Black Holes Spin at Speeds Close to That of Light!

It is a well known fact that black holes can spin with extreme speeds, yet new observations conducted with NASA's Chandra X-ray Space Telescope reveal that supermassive black holes could even reach rotation speeds close to the upper limits allowed in the space-time fabric. Not only that, but physicists also proposed that a massive object such as a supermassive black hole could in fact spin the whole space in their near vicinity, giving rise to strange temporal effects.

The actual spin speed of a black hole can only be detected during the 'feeding' process, as its massive gravitational pull accumulates matter and concentrates it into a hot accretion disk of matter, radiating high energy X-ray light. Without an accretion disk, nothing can differentiate a black hole from another, except for its mass. Spinning material being drawn towards the event horizon cannot be entirely swallowed by the black hole, thus it is ejected from the system through the poles of the object, in the form of large particle jets, some stretching millions of light years into intergalactic space.

As they travel through space, these particle jets may occasionally collide with other galaxies, affecting their star formation process. Out of a sample of about nine black holes situated in gigantic galaxies, Chandra discovered massive distortions in their interstellar gas, suggesting that the black holes at their centers would spin at nearly the maximum rates allowed by the Theory of Relativity.

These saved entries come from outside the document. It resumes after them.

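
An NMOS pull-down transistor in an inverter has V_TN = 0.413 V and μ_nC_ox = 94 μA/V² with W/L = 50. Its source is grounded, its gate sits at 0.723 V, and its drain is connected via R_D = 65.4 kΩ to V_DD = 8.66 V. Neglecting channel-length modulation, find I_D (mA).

V_GS = V_G = 0.723 V, so V_ov = 0.723 − 0.413 = 0.31 V.
k_n = μ_nC_ox · (W/L) = 4.7 mA/V².
Assume saturation: I_D = ½ k_n V_ov² = 0.5 × 4.7 × 0.31² = 0.226 mA, giving V_DS = V_DD − I_D R_D = 8.66 − 0.226 × 65.4 = -6.11 V.
But -6.11 V < V_ov = 0.31 V, so the device is actually in triode.
In triode I_D = k_n[V_ov V_DS − ½ V_DS²] and I_D = (V_DD − V_DS)/R_D. Equating: 154 V_DS² − 96.29 V_DS + 8.66 = 0, giving V_DS = 0.109 V (the root below V_ov).
I_D = (8.66 − 0.109) / 65.4 = 0.131 mA.

I_D = 0.131 mA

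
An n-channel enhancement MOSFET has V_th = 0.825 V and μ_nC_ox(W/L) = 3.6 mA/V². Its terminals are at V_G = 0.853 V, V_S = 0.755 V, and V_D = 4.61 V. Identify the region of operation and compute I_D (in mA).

V_GS = V_G − V_S = 0.853 − 0.755 = 0.098 V; V_DS = V_D − V_S = 4.61 − 0.755 = 3.86 V.
V_GS = 0.098 V < V_th = 0.825 V, so the transistor is in cutoff.

Cutoff; I_D = 0 mA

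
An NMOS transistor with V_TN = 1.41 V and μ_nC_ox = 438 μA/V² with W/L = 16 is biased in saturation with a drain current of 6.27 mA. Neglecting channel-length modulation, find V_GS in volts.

V_GS = 2.75 V

k_n = μ_nC_ox · (W/L) = 7.008 mA/V².
In saturation I_D = ½ k_n (V_GS − V_TN)², so V_GS − V_TN = √(2 I_D / k_n) = √(2 × 6.27 / 7.008) = 1.34 V.
V_GS = 1.41 + 1.34 = 2.75 V.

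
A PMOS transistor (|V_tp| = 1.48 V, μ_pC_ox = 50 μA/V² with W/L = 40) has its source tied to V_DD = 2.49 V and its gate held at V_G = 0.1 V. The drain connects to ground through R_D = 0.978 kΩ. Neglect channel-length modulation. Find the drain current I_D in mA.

I_D = 0.828 mA

V_SG = V_DD − V_G = 2.49 − 0.1 = 2.39 V, so V_ov = 2.39 − 1.48 = 0.91 V.
k_p = μ_pC_ox · (W/L) = 2 mA/V².
Assume saturation: I_D = ½ k_p V_ov² = 0.5 × 2 × 0.91² = 0.828 mA, giving V_SD = V_DD − I_D R_D = 2.49 − 0.828 × 0.978 = 1.68 V.
V_SD = 1.68 V ≥ V_ov = 0.91 V, confirming saturation.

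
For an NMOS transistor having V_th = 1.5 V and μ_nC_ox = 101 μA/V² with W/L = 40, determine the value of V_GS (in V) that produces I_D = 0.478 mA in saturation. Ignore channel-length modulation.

V_GS = 1.99 V

k_n = μ_nC_ox · (W/L) = 4.04 mA/V².
In saturation I_D = ½ k_n (V_GS − V_th)², so V_GS − V_th = √(2 I_D / k_n) = √(2 × 0.478 / 4.04) = 0.486 V.
V_GS = 1.5 + 0.486 = 1.99 V.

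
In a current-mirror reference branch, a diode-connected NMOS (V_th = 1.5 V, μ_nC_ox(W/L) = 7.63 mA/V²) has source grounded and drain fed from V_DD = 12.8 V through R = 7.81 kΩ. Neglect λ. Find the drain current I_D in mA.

With gate tied to drain, V_GS = V_DS ≥ V_GS − V_th, so the device is in saturation.
KCL at the drain: ½ k_n (V_GS − V_th)² = (V_DD − V_GS)/R.
Let x = V_GS − 1.5. Then 29.8 x² + x − 11.3 = 0, giving x = 0.599 V (positive root), so V_GS = 2.1 V.
I_D = (V_DD − V_GS)/R = (12.8 − 2.1) / 7.81 = 1.37 mA.

I_D = 1.37 mA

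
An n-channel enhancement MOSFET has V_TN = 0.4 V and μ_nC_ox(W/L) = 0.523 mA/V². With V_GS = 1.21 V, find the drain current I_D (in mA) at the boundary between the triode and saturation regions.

At the boundary V_DS = V_ov = V_GS − V_TN = 1.21 − 0.4 = 0.81 V.
I_D = ½ k_n V_ov² = 0.5 × 0.523 × 0.81² = 0.172 mA.

I_D = 0.172 mA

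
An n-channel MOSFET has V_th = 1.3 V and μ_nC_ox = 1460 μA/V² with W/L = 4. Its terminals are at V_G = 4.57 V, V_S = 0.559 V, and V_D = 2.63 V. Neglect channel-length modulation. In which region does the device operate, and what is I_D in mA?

Triode; I_D = 20.3 mA

V_GS = V_G − V_S = 4.57 − 0.559 = 4.01 V; V_DS = V_D − V_S = 2.63 − 0.559 = 2.07 V.
k_n = μ_nC_ox · (W/L) = 5.84 mA/V².
V_ov = V_GS − V_th = 4.01 − 1.3 = 2.71 V.
Since V_DS = 2.07 V < V_ov = 2.71 V, the device is in the triode region.
I_D = k_n [V_ov · V_DS − ½ V_DS²] = 5.84 × [2.71 × 2.07 − 0.5 × 2.07²] = 20.3 mA.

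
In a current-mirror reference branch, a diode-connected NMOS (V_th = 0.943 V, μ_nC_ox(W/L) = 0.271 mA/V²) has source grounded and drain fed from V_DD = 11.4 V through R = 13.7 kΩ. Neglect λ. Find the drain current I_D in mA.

I_D = 0.609 mA

With gate tied to drain, V_GS = V_DS ≥ V_GS − V_th, so the device is in saturation.
KCL at the drain: ½ k_n (V_GS − V_th)² = (V_DD − V_GS)/R.
Let x = V_GS − 0.943. Then 1.86 x² + x − 10.46 = 0, giving x = 2.12 V (positive root), so V_GS = 3.06 V.
I_D = (V_DD − V_GS)/R = (11.4 − 3.06) / 13.7 = 0.609 mA.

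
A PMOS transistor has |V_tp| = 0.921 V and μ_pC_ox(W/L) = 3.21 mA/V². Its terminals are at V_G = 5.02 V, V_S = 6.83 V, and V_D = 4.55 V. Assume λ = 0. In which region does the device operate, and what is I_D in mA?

V_SG = V_S − V_G = 6.83 − 5.02 = 1.81 V; V_SD = V_S − V_D = 6.83 − 4.55 = 2.28 V.
V_ov = V_SG − |V_tp| = 1.81 − 0.921 = 0.889 V.
Since V_SD = 2.28 V ≥ V_ov = 0.889 V, the device is in saturation.
I_D = ½ k_p V_ov² = 0.5 × 3.21 × 0.889² = 1.27 mA.

Saturation; I_D = 1.27 mA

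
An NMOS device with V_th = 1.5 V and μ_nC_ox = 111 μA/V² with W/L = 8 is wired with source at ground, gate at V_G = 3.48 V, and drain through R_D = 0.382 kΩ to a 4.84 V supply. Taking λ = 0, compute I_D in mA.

I_D = 1.74 mA

V_GS = V_G = 3.48 V, so V_ov = 3.48 − 1.5 = 1.98 V.
k_n = μ_nC_ox · (W/L) = 0.888 mA/V².
Assume saturation: I_D = ½ k_n V_ov² = 0.5 × 0.888 × 1.98² = 1.74 mA, giving V_DS = V_DD − I_D R_D = 4.84 − 1.74 × 0.382 = 4.18 V.
V_DS = 4.18 V ≥ V_ov = 1.98 V, confirming saturation.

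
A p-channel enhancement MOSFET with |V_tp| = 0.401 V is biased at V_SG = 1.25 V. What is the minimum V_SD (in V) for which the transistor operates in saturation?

The boundary between triode and saturation is V_SD = V_SG − |V_tp| = V_ov.
V_ov = 1.25 − 0.401 = 0.849 V.

V_SD,sat = 0.849 V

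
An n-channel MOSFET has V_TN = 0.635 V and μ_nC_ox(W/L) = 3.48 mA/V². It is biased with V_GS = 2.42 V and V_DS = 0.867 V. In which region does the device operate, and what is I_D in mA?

V_ov = V_GS − V_TN = 2.42 − 0.635 = 1.78 V.
Since V_DS = 0.867 V < V_ov = 1.78 V, the device is in the triode region.
I_D = k_n [V_ov · V_DS − ½ V_DS²] = 3.48 × [1.78 × 0.867 − 0.5 × 0.867²] = 4.08 mA.

Triode; I_D = 4.08 mA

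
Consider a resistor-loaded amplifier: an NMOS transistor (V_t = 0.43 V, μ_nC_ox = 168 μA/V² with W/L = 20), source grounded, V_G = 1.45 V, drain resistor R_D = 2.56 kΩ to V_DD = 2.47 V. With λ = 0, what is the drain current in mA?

V_GS = V_G = 1.45 V, so V_ov = 1.45 − 0.43 = 1.02 V.
k_n = μ_nC_ox · (W/L) = 3.36 mA/V².
Assume saturation: I_D = ½ k_n V_ov² = 0.5 × 3.36 × 1.02² = 1.75 mA, giving V_DS = V_DD − I_D R_D = 2.47 − 1.75 × 2.56 = -2 V.
But -2 V < V_ov = 1.02 V, so the device is actually in triode.
In triode I_D = k_n[V_ov V_DS − ½ V_DS²] and I_D = (V_DD − V_DS)/R_D. Equating: 4.3 V_DS² − 9.774 V_DS + 2.47 = 0, giving V_DS = 0.29 V (the root below V_ov).
I_D = (2.47 − 0.29) / 2.56 = 0.852 mA.

I_D = 0.852 mA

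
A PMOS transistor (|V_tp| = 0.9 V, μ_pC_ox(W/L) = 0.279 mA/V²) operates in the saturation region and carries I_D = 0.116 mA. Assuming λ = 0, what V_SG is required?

In saturation I_D = ½ k_p (V_SG − |V_tp|)², so V_SG − |V_tp| = √(2 I_D / k_p) = √(2 × 0.116 / 0.279) = 0.912 V.
V_SG = 0.9 + 0.912 = 1.81 V.

V_SG = 1.81 V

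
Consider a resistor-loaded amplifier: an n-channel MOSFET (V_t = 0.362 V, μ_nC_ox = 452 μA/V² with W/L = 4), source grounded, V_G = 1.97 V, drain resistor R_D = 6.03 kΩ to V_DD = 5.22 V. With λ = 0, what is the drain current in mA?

I_D = 0.814 mA

V_GS = V_G = 1.97 V, so V_ov = 1.97 − 0.362 = 1.61 V.
k_n = μ_nC_ox · (W/L) = 1.808 mA/V².
Assume saturation: I_D = ½ k_n V_ov² = 0.5 × 1.808 × 1.61² = 2.34 mA, giving V_DS = V_DD − I_D R_D = 5.22 − 2.34 × 6.03 = -8.87 V.
But -8.87 V < V_ov = 1.61 V, so the device is actually in triode.
In triode I_D = k_n[V_ov V_DS − ½ V_DS²] and I_D = (V_DD − V_DS)/R_D. Equating: 5.45 V_DS² − 18.53 V_DS + 5.22 = 0, giving V_DS = 0.31 V (the root below V_ov).
I_D = (5.22 − 0.31) / 6.03 = 0.814 mA.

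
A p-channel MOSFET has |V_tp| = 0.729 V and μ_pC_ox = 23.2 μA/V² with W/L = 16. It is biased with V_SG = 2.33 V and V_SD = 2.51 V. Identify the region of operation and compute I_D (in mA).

Saturation; I_D = 0.476 mA

k_p = μ_pC_ox · (W/L) = 0.3712 mA/V².
V_ov = V_SG − |V_tp| = 2.33 − 0.729 = 1.6 V.
Since V_SD = 2.51 V ≥ V_ov = 1.6 V, the device is in saturation.
I_D = ½ k_p V_ov² = 0.5 × 0.3712 × 1.6² = 0.476 mA.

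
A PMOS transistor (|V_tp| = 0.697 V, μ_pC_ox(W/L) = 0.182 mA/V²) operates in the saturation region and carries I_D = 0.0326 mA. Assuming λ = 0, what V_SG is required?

V_SG = 1.30 V

In saturation I_D = ½ k_p (V_SG − |V_tp|)², so V_SG − |V_tp| = √(2 I_D / k_p) = √(2 × 0.0326 / 0.182) = 0.599 V.
V_SG = 0.697 + 0.599 = 1.3 V.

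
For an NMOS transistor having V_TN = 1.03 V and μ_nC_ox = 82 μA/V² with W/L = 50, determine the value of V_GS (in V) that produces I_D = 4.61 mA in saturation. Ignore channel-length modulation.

V_GS = 2.53 V

k_n = μ_nC_ox · (W/L) = 4.1 mA/V².
In saturation I_D = ½ k_n (V_GS − V_TN)², so V_GS − V_TN = √(2 I_D / k_n) = √(2 × 4.61 / 4.1) = 1.5 V.
V_GS = 1.03 + 1.5 = 2.53 V.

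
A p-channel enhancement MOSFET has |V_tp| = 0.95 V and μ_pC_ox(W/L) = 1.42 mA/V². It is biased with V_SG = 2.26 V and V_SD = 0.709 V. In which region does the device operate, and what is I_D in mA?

V_ov = V_SG − |V_tp| = 2.26 − 0.95 = 1.31 V.
Since V_SD = 0.709 V < V_ov = 1.31 V, the device is in the triode region.
I_D = k_p [V_ov · V_SD − ½ V_SD²] = 1.42 × [1.31 × 0.709 − 0.5 × 0.709²] = 0.962 mA.

Triode; I_D = 0.962 mA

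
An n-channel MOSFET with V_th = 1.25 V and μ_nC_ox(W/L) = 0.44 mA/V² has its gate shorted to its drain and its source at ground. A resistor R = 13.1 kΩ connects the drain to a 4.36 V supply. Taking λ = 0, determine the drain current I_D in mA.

I_D = 0.170 mA

With gate tied to drain, V_GS = V_DS ≥ V_GS − V_th, so the device is in saturation.
KCL at the drain: ½ k_n (V_GS − V_th)² = (V_DD − V_GS)/R.
Let x = V_GS − 1.25. Then 2.88 x² + x − 3.11 = 0, giving x = 0.88 V (positive root), so V_GS = 2.13 V.
I_D = (V_DD − V_GS)/R = (4.36 − 2.13) / 13.1 = 0.17 mA.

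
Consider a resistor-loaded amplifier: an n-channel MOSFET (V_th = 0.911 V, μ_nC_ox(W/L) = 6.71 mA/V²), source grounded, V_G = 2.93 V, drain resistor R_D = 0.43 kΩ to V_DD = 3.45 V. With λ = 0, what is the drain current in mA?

V_GS = V_G = 2.93 V, so V_ov = 2.93 − 0.911 = 2.02 V.
Assume saturation: I_D = ½ k_n V_ov² = 0.5 × 6.71 × 2.02² = 13.7 mA, giving V_DS = V_DD − I_D R_D = 3.45 − 13.7 × 0.43 = -2.43 V.
But -2.43 V < V_ov = 2.02 V, so the device is actually in triode.
In triode I_D = k_n[V_ov V_DS − ½ V_DS²] and I_D = (V_DD − V_DS)/R_D. Equating: 1.44 V_DS² − 6.825 V_DS + 3.45 = 0, giving V_DS = 0.575 V (the root below V_ov).
I_D = (3.45 − 0.575) / 0.43 = 6.68 mA.

I_D = 6.68 mA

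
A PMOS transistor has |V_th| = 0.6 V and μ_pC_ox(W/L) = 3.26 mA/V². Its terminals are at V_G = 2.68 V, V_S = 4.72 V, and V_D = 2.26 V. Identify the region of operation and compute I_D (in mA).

V_SG = V_S − V_G = 4.72 − 2.68 = 2.04 V; V_SD = V_S − V_D = 4.72 − 2.26 = 2.46 V.
V_ov = V_SG − |V_th| = 2.04 − 0.6 = 1.44 V.
Since V_SD = 2.46 V ≥ V_ov = 1.44 V, the device is in saturation.
I_D = ½ k_p V_ov² = 0.5 × 3.26 × 1.44² = 3.38 mA.

Saturation; I_D = 3.38 mA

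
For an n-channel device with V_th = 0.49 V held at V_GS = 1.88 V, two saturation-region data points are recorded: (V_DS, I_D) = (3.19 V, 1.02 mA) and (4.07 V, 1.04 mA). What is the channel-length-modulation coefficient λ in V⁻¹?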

The study presented by Rodrigo Nemmen, a graduate student at Penn State University, is further backed up by previous observations conducted on these massive objects. The fast rotation of the material in the accretion disk corroborated with the spinning effect of space predicted by Einstein's theory could determine the appearance of a strong magnetic field, that powers the high-speed particle jets emitted by the black hole.

Furthermore, the impressive spin rates of the black holes may be imposed by galactic merging process, which then propagates towards the accretion disk orbiting the object. Considering the fact that galactic mergers are quite common in the universe and were much more frequent in the past, such relativistic spinning rate could be a property of supermassive black holes.

The huge particle jets hitting other galaxies could in fact affect the star formation capabilities of the respective galaxy by heating up the intergalactic clouds of gas and dust within it, thus preventing them from collapsing to form larger objects, which, in turn, limits the size of the central core.